Marcelo e a regra dos 4 segundos no futsal
A bazuca europeia já está no terreno, mas o Presidente da República continua a discutir onde é que deve ser colocado o dinheiro.
Marcelo Rebelo de Sousa escolhe alturas e ocasiões, no mínimo estranhas, para falar sobre os fundos comunitários e sobre a bazuca europeia.
Há pouco mais de uma semana, precisamente no dia de reflexão antes das eleições legislativas, o Presidente da República fez um discurso a pedir mudanças de fundo na economia, para não corrermos o risco de “encharcar com milhões as areias de um deserto”. Ou seja, o risco de desperdiçar os milhões de euros que virão de Bruxelas.
Convenhamos que não é propriamente o discurso mais isento para se ter no dia de reflexão, véspera de eleições.
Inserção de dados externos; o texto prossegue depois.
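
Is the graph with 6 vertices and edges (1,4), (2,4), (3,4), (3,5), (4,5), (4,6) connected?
Yes (BFS from 1 visits [1, 4, 2, 3, 5, 6] — all 6 vertices reached)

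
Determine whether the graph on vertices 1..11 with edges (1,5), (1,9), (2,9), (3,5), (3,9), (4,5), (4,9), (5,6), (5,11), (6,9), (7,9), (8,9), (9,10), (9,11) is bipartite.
Yes. Partition: {1, 2, 3, 4, 6, 7, 8, 10, 11}, {5, 9}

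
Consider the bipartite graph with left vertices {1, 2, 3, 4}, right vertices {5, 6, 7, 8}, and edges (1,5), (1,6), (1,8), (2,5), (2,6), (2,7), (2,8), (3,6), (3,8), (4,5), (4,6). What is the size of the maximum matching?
4 (matching: (1,8), (2,7), (3,6), (4,5); upper bound min(|L|,|R|) = min(4,4) = 4)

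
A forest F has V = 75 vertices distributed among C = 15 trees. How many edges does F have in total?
60 (Each of the 15 component trees on V_i vertices has V_i - 1 edges; summing gives V - C = 75 - 15 = 60)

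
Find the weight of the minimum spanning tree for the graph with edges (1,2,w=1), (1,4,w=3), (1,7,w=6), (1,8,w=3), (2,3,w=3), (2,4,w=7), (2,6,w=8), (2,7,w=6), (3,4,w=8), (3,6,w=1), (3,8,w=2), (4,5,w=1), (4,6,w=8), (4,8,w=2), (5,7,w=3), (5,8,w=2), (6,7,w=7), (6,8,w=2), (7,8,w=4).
13 (MST edges: (1,2,w=1), (1,8,w=3), (3,6,w=1), (3,8,w=2), (4,5,w=1), (4,8,w=2), (5,7,w=3); sum of weights 1 + 3 + 1 + 2 + 1 + 2 + 3 = 13)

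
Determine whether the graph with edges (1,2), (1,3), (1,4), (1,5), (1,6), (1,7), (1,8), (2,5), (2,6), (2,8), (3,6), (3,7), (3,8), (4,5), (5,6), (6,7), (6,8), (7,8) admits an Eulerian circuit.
No (2 vertices have odd degree: {1, 8}; Eulerian circuit requires 0)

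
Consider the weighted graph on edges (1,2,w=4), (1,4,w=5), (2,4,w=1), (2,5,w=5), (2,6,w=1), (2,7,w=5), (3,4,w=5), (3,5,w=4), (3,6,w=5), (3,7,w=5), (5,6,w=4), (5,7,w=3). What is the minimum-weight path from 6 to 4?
2 (path: 6 -> 2 -> 4; weights 1 + 1 = 2)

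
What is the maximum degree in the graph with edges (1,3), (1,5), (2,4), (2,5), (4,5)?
3 (attained at vertex 5)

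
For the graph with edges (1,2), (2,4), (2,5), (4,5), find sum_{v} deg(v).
8 (handshake: sum of degrees = 2|E| = 2 x 4 = 8)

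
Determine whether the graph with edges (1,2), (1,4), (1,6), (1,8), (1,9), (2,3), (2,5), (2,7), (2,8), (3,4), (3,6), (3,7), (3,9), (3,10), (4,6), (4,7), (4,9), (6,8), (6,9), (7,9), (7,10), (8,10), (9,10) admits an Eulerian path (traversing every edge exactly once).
No (6 vertices have odd degree: {1, 2, 4, 5, 6, 7}; Eulerian path requires 0 or 2)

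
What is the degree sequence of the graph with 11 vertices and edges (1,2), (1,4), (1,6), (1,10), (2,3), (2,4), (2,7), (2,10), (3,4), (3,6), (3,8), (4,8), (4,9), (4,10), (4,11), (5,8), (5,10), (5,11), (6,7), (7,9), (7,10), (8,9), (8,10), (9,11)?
[7, 6, 5, 5, 4, 4, 4, 4, 3, 3, 3] (degrees: deg(1)=4, deg(2)=5, deg(3)=4, deg(4)=7, deg(5)=3, deg(6)=3, deg(7)=4, deg(8)=5, deg(9)=4, deg(10)=6, deg(11)=3)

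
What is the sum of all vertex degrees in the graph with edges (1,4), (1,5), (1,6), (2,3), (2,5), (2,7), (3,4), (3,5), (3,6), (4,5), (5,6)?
22 (handshake: sum of degrees = 2|E| = 2 x 11 = 22)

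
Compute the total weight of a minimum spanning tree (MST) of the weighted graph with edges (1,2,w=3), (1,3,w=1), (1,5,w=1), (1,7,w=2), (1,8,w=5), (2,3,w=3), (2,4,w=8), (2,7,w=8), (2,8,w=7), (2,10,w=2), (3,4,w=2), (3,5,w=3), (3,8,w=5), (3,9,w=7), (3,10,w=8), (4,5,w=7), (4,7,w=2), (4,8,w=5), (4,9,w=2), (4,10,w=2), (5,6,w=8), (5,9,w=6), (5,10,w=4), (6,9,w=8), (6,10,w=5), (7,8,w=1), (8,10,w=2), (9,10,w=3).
18 (MST edges: (1,3,w=1), (1,5,w=1), (1,7,w=2), (2,10,w=2), (3,4,w=2), (4,9,w=2), (4,10,w=2), (6,10,w=5), (7,8,w=1); sum of weights 1 + 1 + 2 + 2 + 2 + 2 + 2 + 5 + 1 = 18)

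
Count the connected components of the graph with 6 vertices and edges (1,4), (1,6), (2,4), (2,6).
3 (components: {1, 2, 4, 6}, {3}, {5})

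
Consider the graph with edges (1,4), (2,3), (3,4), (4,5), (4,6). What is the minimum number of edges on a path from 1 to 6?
2 (path: 1 -> 4 -> 6, 2 edges)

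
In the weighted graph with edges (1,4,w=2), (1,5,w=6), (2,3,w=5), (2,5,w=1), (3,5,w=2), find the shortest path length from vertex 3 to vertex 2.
3 (path: 3 -> 5 -> 2; weights 2 + 1 = 3)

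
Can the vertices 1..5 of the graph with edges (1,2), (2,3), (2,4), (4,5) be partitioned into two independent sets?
Yes. Partition: {1, 3, 4}, {2, 5}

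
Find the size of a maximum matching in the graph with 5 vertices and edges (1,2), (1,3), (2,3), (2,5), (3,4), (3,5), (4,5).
2 (matching: (2,5), (3,4); upper bound floor(n/2) = floor(5/2) = 2)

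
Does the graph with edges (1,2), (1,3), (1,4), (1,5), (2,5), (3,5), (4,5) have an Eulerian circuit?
Yes (the graph is connected and all 5 vertices have even degree)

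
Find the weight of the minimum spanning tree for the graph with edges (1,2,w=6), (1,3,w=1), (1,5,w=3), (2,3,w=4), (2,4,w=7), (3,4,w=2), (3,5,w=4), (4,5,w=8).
10 (MST edges: (1,3,w=1), (1,5,w=3), (2,3,w=4), (3,4,w=2); sum of weights 1 + 3 + 4 + 2 = 10)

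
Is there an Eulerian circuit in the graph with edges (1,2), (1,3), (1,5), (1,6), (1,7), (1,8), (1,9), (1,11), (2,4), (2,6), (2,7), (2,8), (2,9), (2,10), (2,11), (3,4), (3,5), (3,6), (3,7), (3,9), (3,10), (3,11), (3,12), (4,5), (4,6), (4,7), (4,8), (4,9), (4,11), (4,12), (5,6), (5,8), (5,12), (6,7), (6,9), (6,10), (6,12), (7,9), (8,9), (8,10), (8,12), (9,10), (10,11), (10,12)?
No (6 vertices have odd degree: {3, 4, 6, 8, 10, 11}; Eulerian circuit requires 0)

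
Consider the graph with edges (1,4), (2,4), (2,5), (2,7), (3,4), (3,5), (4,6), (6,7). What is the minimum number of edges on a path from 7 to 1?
3 (path: 7 -> 2 -> 4 -> 1, 3 edges)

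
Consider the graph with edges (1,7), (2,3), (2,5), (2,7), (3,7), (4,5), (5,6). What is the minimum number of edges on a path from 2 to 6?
2 (path: 2 -> 5 -> 6, 2 edges)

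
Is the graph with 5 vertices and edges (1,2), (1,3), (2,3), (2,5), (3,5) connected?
No, it has 2 components: {1, 2, 3, 5}, {4}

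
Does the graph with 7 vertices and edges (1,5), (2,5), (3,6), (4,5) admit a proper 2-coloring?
Yes. Partition: {1, 2, 3, 4, 7}, {5, 6}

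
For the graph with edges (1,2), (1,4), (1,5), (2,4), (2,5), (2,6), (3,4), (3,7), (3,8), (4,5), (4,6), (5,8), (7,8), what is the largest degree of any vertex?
5 (attained at vertex 4)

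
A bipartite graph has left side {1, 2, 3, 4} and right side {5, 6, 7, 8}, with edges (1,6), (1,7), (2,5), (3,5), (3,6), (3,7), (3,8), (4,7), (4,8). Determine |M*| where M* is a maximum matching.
4 (matching: (1,7), (2,5), (3,6), (4,8); upper bound min(|L|,|R|) = min(4,4) = 4)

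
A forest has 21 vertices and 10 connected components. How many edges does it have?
11 (Each of the 10 component trees on V_i vertices has V_i - 1 edges; summing gives V - C = 21 - 10 = 11)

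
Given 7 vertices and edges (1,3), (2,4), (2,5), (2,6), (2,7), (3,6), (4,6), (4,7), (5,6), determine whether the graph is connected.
Yes (BFS from 1 visits [1, 3, 6, 2, 4, 5, 7] — all 7 vertices reached)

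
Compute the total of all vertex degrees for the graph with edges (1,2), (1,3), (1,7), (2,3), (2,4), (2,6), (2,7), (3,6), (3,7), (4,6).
20 (handshake: sum of degrees = 2|E| = 2 x 10 = 20)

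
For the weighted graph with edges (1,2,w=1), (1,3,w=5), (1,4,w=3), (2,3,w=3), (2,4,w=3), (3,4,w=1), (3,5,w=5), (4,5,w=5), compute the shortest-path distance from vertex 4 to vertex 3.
1 (path: 4 -> 3; weights 1 = 1)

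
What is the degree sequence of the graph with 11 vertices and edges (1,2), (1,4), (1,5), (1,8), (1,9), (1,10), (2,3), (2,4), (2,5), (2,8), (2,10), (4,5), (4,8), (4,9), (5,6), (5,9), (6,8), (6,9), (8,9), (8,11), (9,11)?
[6, 6, 6, 6, 5, 5, 3, 2, 2, 1, 0] (degrees: deg(1)=6, deg(2)=6, deg(3)=1, deg(4)=5, deg(5)=5, deg(6)=3, deg(7)=0, deg(8)=6, deg(9)=6, deg(10)=2, deg(11)=2)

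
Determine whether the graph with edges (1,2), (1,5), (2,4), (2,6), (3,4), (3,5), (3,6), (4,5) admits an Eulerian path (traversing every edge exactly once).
No (4 vertices have odd degree: {2, 3, 4, 5}; Eulerian path requires 0 or 2)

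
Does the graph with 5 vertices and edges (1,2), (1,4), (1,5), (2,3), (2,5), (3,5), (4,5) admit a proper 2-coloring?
No (odd cycle of length 3: 5 -> 1 -> 2 -> 5)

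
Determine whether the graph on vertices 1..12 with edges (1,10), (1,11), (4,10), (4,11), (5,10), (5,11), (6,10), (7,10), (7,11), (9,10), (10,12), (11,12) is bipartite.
Yes. Partition: {1, 2, 3, 4, 5, 6, 7, 8, 9, 12}, {10, 11}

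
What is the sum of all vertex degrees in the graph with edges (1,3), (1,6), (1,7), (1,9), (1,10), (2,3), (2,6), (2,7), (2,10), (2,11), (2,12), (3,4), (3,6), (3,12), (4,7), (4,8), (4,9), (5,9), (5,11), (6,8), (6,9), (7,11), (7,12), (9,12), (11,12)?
50 (handshake: sum of degrees = 2|E| = 2 x 25 = 50)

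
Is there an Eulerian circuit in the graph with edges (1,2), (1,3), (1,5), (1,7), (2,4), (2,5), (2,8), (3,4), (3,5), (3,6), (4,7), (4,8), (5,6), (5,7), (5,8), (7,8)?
Yes (the graph is connected and all 8 vertices have even degree)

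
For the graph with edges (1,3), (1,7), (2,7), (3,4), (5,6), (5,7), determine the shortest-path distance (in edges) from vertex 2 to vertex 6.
3 (path: 2 -> 7 -> 5 -> 6, 3 edges)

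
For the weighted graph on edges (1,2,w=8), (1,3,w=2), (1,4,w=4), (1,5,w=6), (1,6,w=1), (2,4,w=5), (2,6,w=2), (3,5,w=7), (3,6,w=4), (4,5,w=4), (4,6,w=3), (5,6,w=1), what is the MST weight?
9 (MST edges: (1,3,w=2), (1,6,w=1), (2,6,w=2), (4,6,w=3), (5,6,w=1); sum of weights 2 + 1 + 2 + 3 + 1 = 9)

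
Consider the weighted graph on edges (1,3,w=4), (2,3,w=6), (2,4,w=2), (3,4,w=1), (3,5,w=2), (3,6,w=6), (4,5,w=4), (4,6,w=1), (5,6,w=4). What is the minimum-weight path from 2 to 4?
2 (path: 2 -> 4; weights 2 = 2)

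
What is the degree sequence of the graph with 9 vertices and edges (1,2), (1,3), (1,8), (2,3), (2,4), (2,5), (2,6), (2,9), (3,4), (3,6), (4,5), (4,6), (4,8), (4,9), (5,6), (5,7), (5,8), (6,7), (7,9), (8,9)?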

Passou uma semana e o Presidente da República volta a falar sobre o assunto. A ocasião escolhida, também convenhamos, não foi a mais ortodoxa. Marcelo Rebelo de Sousa recebeu ontem, no Palácio de Belém, a Seleção Nacional de Futsal que se sagrou bicampeã da Europa nos Países Baixos (um parêntesis para dar os parabéns à seleção).
Foi a falar para o Pany, para o Bebé, para o Zicky e para os outros jogadores da seleção de Futsal que Marcelo Rebelo de Sousa resolveu falar de… fundos comunitários.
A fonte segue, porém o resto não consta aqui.